To better support the well-being of young people, the College of Social Work (CoSW) has partnered with the College of Agriculture, Food and Environment (CAFE) and UK Cooperative Extension Service to launch the 4-H Camp Behavioral Health Fellow Program.
The initiative works to hire and train qualified behavioral health specialists — ultimately increasing the capacity to address mental health issues of campers.
“We are grateful for this new partnership in the spirit of collaboration through the UK Engage program,” Nancy Cox, dean of CAFE, said. “The College of Social work is indispensable to our 4-H program.”
The 4-H Camp Behavioral Health Fellow Program focuses on camp preparedness, educational outreach and engagement, real-time incident response, and service connection and communication.
Fellows will be tasked with educating camp counselors on the signs of and strategies surrounding mental and behavioral health issues, as well as be available to respond to incidents that occur during camp. They will also work with young people, their caregivers and camp personnel to coordinate services prior to and after attending camp experiences.
Fellows, who will be enrolled in the graduate program in the CoSW, will participate in a variety of practice-oriented activities, including multi-modal training, field practicum and educational continuum.

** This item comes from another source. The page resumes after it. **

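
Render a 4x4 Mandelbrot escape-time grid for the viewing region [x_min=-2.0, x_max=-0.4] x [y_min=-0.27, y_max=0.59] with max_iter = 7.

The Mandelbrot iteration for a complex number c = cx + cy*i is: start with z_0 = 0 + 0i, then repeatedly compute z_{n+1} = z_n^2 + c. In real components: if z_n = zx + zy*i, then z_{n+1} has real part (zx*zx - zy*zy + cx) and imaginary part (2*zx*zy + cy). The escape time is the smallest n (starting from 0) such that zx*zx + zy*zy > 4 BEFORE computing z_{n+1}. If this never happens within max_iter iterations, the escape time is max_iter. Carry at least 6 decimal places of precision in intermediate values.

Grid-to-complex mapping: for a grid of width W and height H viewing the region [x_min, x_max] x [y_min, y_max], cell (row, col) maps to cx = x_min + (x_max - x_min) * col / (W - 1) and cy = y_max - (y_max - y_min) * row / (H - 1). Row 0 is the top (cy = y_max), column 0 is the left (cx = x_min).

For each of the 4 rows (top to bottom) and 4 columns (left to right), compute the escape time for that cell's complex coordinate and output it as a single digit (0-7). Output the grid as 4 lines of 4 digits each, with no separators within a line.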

The training will also include behavioral and mental health field rotations, camp-based simulation exercises and 4-H research experiences.
“This innovative program will go a long way in bolstering behavioral and mental health supports to young people, caregivers and communities across the Commonwealth,” Jay Miller, dean of the College of Social Work, said. “What’s more, this approach embodies the principles set forth by Provost DiPaola’s Quality Enhancement Plan, Transdisciplinary Educational approaches to advance Kentucky.”
The first cohort of 4-H Camp Behavioral Health Fellows will begin the field portion of the program this summer.